What kind of stuff is there to tweak on a TV?
On a regular tube television, not a lot. On a projection TV, plenty.
Stay away from the 16:9 TVs because you'll always have black on the sides, even with widescreen movies
I know you just made that up, but a discussion of this is important if HDTV is going to be part of your decision process.
Movies/HTDV and regular television shows are different shapes. The black bars are going to be a fact of life as long as there's more than one format.
If you have a square television, then widescreen movies and widescreen HDTV broadcasts will have black bars. If you hav a widescreen television, then square movies and television shows will have black bars. You can't win. You're going to get bars one way or the other.
Even among widescreen movies, there are different shapes. The most common are 16:9 and 2.35:1. So you sometimes even get small black bars when watching the 2.35:1 movies on a 16:9 screen.
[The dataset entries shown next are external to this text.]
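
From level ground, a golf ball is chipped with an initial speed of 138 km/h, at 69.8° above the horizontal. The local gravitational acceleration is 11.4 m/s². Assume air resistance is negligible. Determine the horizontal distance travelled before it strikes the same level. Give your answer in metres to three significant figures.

Convert: 138 km/h = 138/3.6 = 38.33 m/s.
Resolve: vₓ = 38.33 cos 69.8° = 13.24 m/s and v_y0 = 38.33 sin 69.8° = 35.98 m/s.
Flight time T = 2 v_y0 / g = 6.312 s.
Horizontal distance R = vₓ T = 13.24 × 6.312 = 83.54 m.

83.5 m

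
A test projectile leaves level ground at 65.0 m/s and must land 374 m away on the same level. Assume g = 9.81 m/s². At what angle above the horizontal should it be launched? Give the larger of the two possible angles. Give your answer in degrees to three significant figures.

59.9°

Level-ground range R = v₀² sin(2θ)/g ⇒ sin(2θ) = gR/v₀² = 9.81 × 374 / 65.0² = 0.8684.
2θ = 60.27° or 180° − 60.27° = 119.7°, so θ = 30.14° or 59.86°.
The larger angle is 59.86°.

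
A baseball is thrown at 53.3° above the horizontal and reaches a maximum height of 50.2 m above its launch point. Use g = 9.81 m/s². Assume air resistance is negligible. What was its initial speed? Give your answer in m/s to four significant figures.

At the peak v_y = 0, so v_y0 = √(2gH) = √(2 × 9.81 × 50.2) = 31.38 m/s.
v_y0 = v₀ sin θ ⇒ v₀ = 31.38 / sin 53.3° = 39.14 m/s.

39.14 m/s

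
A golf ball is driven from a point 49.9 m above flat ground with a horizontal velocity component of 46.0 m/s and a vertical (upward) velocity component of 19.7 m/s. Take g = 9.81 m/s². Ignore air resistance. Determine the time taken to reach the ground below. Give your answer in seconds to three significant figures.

The projectile lands when y = 49.9 + (19.70) t − ½·9.81·t² = 0. Positive root: t = (19.70 + √(19.70² + 2·9.81·49.9)) / 9.81 = (19.70 + 36.97) / 9.81 = 5.777 s.

5.78 s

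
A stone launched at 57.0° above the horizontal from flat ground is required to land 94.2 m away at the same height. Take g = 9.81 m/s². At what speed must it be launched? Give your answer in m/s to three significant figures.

31.8 m/s

From R = (v₀² / g) sin 2θ: v₀ = √(gR / sin 2θ).
v₀ = √(9.81 × 94.2 / sin 114.0°) = √(924.1 / 0.9135) = √1011.6 = 31.80 m/s.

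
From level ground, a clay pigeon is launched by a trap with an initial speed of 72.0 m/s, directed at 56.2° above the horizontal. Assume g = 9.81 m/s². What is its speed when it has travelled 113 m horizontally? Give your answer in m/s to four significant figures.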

Something to note: The Mits widescreen televisions have some interesting stretch and zoom modes which allow you to watch differently-shaped material that still allows it to fit the screen. Personally, I don't use them. I prefer to watch the image in its correct shape. It's nice when that "correct shape" happens to fill my 16:9 screen, but it's not a problem, really.
See, the RPTVs are great because their screens are so big. When I watch a 4:3 television show on my wide screen, it's still bigger than a tube TV and looks fine even with the side bars. On the other hand, watching a widescreen movie shrunk down to tube-TV size is painful. This is why the widescreen RPTVs are selling so well, because they make the real movie-watching experience possible without sacrificing the regular TV experience.
Avoid HDTV if 99% of your viewing will be normal NTSC
This is only true if your only viewing will be from a little-dish satellite system. Those are so heavily data-compressed that when you enlarge them to big-screen HDTV size, the data compression artifacts become painfully obviuous. If you watch a lot of broadcast television or have C-band satellite, then an HDTV monitor will allow you to watch regular television just fine while also giving you a great experience for DVDs and HDTV (with proper receiver).
The only problem is that most people can only get HDTV through a little-dish satellite system these days. When you buy one of those, the HDTV part looks great, but you will be underwhelmed by the NTSC part in comparison.